After choosing the Translate with AIRA option, follow the same process as you would with a product page. Keep linked items selected for translation, and wait for the translation to finish.

3. Review the translated product

Once the translation is ready, you can check the results:

  • in a product widget on the page itself,

Reviewing the AIRA-translated product on product page

  • and in the product content item in the Content hub.

Reviewing the AIRA-translated product in Content hub

AIRA aims to produce a natural, ready-to-publish translation, but it’s good practice to review it and manually adjust anything AIRA couldn’t process before you publish. For example, taxonomy tags in the product, links inside rich text fields, or any custom field types your developers haven’t configured for AIRA translations are candidates for a manual review.

When the AIRA translation finishes, but you can still see part of the product content item, one of its linked items, or a Page Builder widget in the fallback language, it means that the field wasn’t automatically translated. That means you need to translate it manually to complete the language variant. Keep in mind that unstructured content has no fallback language variant.

4. Think about additional settings

Based on your project implementation, there may be additional settings you’d need to pay attention to. For example, the Kbank demo site shows that editors can use the taxonomy feature to specify a language region, so visitors see the language variant of the content. It’s an example of a product content item marketers may find useful when promoting their products to multilingual audiences.

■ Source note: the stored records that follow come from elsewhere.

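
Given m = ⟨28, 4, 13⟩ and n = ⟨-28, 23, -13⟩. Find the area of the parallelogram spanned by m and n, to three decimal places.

833.509

i: 4·(-13) - 13·23 = -52 - 299 = -351
j: 13·(-28) - 28·(-13) = -364 - (-364) = 0
k: 28·23 - 4·(-28) = 644 - (-112) = 756
m × n = (-351, 0, 756)
|m × n| = √((-351)² + 0² + 756²) = √694737 ≈ 833.5088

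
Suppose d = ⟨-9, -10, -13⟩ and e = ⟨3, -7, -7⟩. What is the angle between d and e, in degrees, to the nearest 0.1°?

46.2

d · e = (-9)·3 + (-10)·(-7) + (-13)·(-7) = -27 + 70 + 91 = 134
|d|² = 81 + 100 + 169 = 350,  |d| = √350 ≈ 18.708287
|e|² = 9 + 49 + 49 = 107,  |e| = √107 ≈ 10.344080
cos θ = 134 / (18.708287 · 10.344080) ≈ 0.69243
θ = arccos(0.69243) ≈ 46.2°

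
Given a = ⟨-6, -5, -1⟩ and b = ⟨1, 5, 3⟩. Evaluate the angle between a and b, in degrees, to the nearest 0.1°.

a · b = (-6)·1 + (-5)·5 + (-1)·3 = -6 - 25 - 3 = -34
|a|² = 36 + 25 + 1 = 62,  |a| = √62 ≈ 7.874008
|b|² = 1 + 25 + 9 = 35,  |b| = √35 ≈ 5.916080
cos θ = -34 / (7.874008 · 5.916080) ≈ -0.72988
θ = arccos(-0.72988) ≈ 136.9°

136.9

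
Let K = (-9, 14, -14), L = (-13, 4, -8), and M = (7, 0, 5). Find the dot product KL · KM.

190

KL = L − K = (-4, -10, 6)
KM = M − K = (16, -14, 19)
KL · KM = (-4)·16 + (-10)·(-14) + 6·19 = -64 + 140 + 114 = 190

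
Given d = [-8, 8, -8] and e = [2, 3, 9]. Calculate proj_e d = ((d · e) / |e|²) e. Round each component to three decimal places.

(-1.362, -2.043, -6.128)

d · e = (-8)·2 + 8·3 + (-8)·9 = -16 + 24 - 72 = -64
|e|² = 4 + 9 + 81 = 94
proj_e d = (-64/94) · (2, 3, 9) ≈ (-1.362, -2.043, -6.128)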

Limiting product availability per market or language via taxonomies is a custom-implemented feature for the Kbank project and is not an out-of-the-box Xperience feature.

Select a region where the content in a specific language is accessible

5. Publish the product and its linked items

Don’t forget to publish the new language variant you just created and translated. When you publish the product page, the cascade publishing dialogue opens and lists every linked item that isn’t published yet, including the product content item and its own linked items. These are listed but not selected by default. Use the multi-select checkboxes at the top of the list to select them all before confirming.

Selecting the page’s linked items for publishing

If you publish the page without selecting its linked items, the page goes live, but the product content item (and anything linked to it) stays Unpublished, so it won’t display correctly on the live site in the target language. In the live page preview, the content may appear translated, but that’s because the page Preview tab shows all current items on the page, published or unpublisehd. Only the published items will show on the live site.

Selecting linked items for publishing is the one step that stays manual, so it’s worth double-checking each time.

Once published, the Not translated label changes to Published for the page, the product, and every linked item you selected.

Content item that was translated and published

6. Preview the result on the live page

Finally, check that the page and the product display correctly in the target language by previewing the live TravelGuard Insurance page.

To sum up

Remember that your webpage contains data that is not directly visible when you preview the web page. Page SEO properties, such as title or description, or image alt tags, all play an important role in how your multilingual content performs on the target market. Triggering AIRA once on a page cascades through its widgets and every linked content item, but always review the result, and manually finish anything AIRA couldn’t process (like taxonomy tags or links inside rich text fields). And don’t forget that publishing still requires you to manually select the linked items in the cascade publishing dialogue.

Lastly, but most importantly, any parts of the reusable content items you haven’t translated will appear in the fallback language variant if your project relies on fallbacks, or won’t show at all if no fallback variant exists. The unstructured content has no fallback language variant.